En el Presidencialismo el estilo de hacer política es algo particular. Como el Presidente representa a la Nación, al Gobierno, a un opción política partidista y a sus electores, sin permitir diferenciación de roles, con su inevitable posición estructural e institucional, el pueblo coloca en él más poder del que realmente tiene y le endosa todas sus esperanzas.
Todos los regímenes políticos dependen de la capacidad de sus gobernantes para el ejercicio de la gestión pública, para inspirar confianza, para conocer los límites de su poder y para lograr un consenso mínimo. Sin embargo, en América Latina, el presidencialismo que devino del modelo norteamericano, se adaptó a la crisis de la democracia y a la necesidad de otorgarle al Jefe del Ejecutivo poderes amplios debido a la situación de subdesarrollo de estas regiones, paralelamente con la necesidad de limitarlo en sus atribuciones, a fin de evitar arbitrariedades y abusos de poder. En la práctica, lo que ha ocurrido es que el autoritarismo presidencial ha llenado la tradición política latinoamericana. Se espera que la figura presidencial sea fuerte y paternalista, pero no tirana. La escasa madurez política ha llevado a la tendencia de personalizar el poder y a su vez el Presidente logra manejar el Congreso a través de los partidos y la corrupción. A esto se le agrega las competencias legislativas de los presidentes latinoamericanos habilitados por el Congreso. El Presidencialismo en Venezuela es amplio pues concentra atribuciones, competencias y poderes de designación, reglamentarios, habilitantes, organizativos y de dirección política. Hoy es el eje del sistema del Estado, donde la separación de poderes es prácticamente nula. Si bien las Constituciones en Venezuela se han adaptado a los intereses de los caudillos y del omnipotente Presidente, la vigente, siendo una Constitución presidencialista – no hay sino que ver las atribuciones del Artículo 236 constitucional –, es notoria la ausencia de hecho y de derecho de controles populares, políticos, administrativos y presupuestarios sobre la figura presidencial, alterándose incluso de facto los postulados normativos que en esta materia existen.
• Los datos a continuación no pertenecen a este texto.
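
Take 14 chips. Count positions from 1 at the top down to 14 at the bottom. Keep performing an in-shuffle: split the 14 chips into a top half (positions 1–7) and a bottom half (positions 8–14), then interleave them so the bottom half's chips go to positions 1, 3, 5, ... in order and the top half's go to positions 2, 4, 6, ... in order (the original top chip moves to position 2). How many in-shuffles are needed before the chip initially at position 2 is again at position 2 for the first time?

Follow position 2 under repeated in-shuffles:
2 → 4 → 8 → 1 → 2
It first returns after 4 in-shuffles.

4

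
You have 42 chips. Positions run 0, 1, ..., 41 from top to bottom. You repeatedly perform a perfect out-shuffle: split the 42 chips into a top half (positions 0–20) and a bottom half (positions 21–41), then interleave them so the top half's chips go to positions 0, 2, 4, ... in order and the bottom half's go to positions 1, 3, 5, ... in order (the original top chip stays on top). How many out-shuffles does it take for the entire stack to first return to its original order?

The out-shuffle permutes the 42 positions with cycle lengths [1, 1, 20, 20].
Every chip is home exactly when every cycle has completed a whole number of laps, i.e. after lcm(1, 20) = 20 out-shuffles.

20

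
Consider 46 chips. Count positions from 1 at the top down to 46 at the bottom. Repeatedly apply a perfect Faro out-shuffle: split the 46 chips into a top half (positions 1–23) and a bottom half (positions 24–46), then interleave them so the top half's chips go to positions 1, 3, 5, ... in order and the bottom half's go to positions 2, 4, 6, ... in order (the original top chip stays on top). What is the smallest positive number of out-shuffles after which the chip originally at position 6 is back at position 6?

Follow position 6 under repeated out-shuffles:
6 → 11 → 21 → 41 → 36 → 26 → 6
It first returns after 6 out-shuffles.

6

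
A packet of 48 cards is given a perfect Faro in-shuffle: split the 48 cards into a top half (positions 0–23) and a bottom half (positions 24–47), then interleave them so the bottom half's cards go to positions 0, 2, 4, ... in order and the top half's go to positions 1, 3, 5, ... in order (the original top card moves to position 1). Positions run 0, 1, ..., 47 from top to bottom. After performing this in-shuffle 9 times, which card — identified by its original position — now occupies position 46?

39

Work backwards from position 46, undoing one in-shuffle at a time:
46 ← 47 ← 23 ← 11 ← 5 ← 2 ← 25 ← 12 ← 30 ← 39
So the card now at position 46 started at position 39.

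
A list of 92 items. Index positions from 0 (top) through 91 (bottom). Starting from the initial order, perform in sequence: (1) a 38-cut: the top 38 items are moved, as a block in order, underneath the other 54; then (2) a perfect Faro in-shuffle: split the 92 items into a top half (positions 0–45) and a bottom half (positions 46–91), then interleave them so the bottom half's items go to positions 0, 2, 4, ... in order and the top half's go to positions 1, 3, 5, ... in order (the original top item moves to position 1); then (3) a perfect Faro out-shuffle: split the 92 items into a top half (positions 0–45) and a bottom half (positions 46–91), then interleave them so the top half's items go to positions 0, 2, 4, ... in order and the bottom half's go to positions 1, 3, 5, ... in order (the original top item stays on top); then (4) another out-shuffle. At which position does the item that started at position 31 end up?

39

Track the item from position 31 forward through each operation:
  after op 1 (cut 38): 31 → 85
  after op 2 (in-shuffle): 85 → 78
  after op 3 (out-shuffle): 78 → 65
  after op 4 (out-shuffle): 65 → 39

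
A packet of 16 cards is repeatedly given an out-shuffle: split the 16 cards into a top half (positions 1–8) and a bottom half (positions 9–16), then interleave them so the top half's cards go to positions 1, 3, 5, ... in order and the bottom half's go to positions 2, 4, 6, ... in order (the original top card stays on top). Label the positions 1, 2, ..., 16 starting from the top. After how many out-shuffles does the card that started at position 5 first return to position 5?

Follow position 5 under repeated out-shuffles:
5 → 9 → 2 → 3 → 5
It first returns after 4 out-shuffles.

4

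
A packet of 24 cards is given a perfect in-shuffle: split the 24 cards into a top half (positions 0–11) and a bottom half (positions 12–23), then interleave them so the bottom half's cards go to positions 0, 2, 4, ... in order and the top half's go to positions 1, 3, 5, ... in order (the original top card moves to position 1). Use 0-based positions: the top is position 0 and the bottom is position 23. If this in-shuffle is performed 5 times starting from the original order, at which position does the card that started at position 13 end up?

22

Track the card's position through each in-shuffle:
13 → 2 → 5 → 11 → 23 → 22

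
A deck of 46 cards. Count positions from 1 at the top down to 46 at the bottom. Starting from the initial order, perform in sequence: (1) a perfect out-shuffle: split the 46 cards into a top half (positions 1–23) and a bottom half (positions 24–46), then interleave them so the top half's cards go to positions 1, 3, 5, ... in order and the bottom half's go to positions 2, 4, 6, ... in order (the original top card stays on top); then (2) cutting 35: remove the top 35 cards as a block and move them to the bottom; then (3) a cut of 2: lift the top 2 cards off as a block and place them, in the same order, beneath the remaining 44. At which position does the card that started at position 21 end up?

4

Track the card from position 21 forward through each operation:
  after op 1 (out-shuffle): 21 → 41
  after op 2 (cut 35): 41 → 6
  after op 3 (cut 2): 6 → 4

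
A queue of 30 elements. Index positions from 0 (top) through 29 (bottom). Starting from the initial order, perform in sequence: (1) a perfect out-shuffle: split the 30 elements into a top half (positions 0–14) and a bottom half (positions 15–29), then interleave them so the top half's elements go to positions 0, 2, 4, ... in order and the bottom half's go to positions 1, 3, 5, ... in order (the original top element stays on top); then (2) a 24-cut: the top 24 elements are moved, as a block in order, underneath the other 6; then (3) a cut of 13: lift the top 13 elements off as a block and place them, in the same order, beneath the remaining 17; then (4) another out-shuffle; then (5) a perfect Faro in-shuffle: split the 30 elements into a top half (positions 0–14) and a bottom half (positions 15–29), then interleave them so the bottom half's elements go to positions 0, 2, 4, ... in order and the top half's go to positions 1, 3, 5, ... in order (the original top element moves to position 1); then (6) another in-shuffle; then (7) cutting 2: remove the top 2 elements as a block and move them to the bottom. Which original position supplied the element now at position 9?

4

Undo the operations in reverse order, starting from position 9:
  undo op 7 (cut 2): 9 ← 11
  undo op 6 (in-shuffle, from top half): 11 ← 5
  undo op 5 (in-shuffle, from top half): 5 ← 2
  undo op 4 (out-shuffle, from top half): 2 ← 1
  undo op 3 (cut 13): 1 ← 14
  undo op 2 (cut 24): 14 ← 8
  undo op 1 (out-shuffle, from top half): 8 ← 4
So the element at position 9 came from original position 4.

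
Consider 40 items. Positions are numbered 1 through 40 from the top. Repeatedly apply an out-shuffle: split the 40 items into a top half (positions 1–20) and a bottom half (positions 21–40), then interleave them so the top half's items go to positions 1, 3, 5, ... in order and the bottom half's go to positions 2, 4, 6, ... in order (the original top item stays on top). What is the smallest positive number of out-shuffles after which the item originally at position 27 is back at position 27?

Follow position 27 under repeated out-shuffles:
27 → 14 → 27
It first returns after 2 out-shuffles.

2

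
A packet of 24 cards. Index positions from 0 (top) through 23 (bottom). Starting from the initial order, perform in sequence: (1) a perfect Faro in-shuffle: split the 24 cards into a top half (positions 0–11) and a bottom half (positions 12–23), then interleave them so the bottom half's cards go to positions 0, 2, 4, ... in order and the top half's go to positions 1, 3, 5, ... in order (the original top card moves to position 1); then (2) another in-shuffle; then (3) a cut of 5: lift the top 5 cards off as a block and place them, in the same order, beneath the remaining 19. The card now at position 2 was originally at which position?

Undo the operations in reverse order, starting from position 2:
  undo op 3 (cut 5): 2 ← 7
  undo op 2 (in-shuffle, from top half): 7 ← 3
  undo op 1 (in-shuffle, from top half): 3 ← 1
So the card at position 2 came from original position 1.

1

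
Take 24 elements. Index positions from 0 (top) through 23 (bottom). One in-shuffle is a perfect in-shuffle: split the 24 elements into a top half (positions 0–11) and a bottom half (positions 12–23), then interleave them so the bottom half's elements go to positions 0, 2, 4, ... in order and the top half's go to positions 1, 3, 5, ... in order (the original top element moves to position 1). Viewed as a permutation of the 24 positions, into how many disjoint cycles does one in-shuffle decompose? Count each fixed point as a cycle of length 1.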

Venezuela no sabe a dónde ir, con o sin Presidente. Se quedó sin paternalismo y cuando lo tiene es humillada. Es que una sola figura está por encima de las instituciones, que no hallan el camino a seguir. Ya lo dijo recientemente Andrés Oppenheimer, refiriéndose al caso venezolano: “¿Uds. saben cómo se llama el Presidente de Suiza o el Presidente de Noruega? Yo tampoco lo sé. Los países que mejor funcionan no son donde son fuertes los gobernantes, sino las instituciones."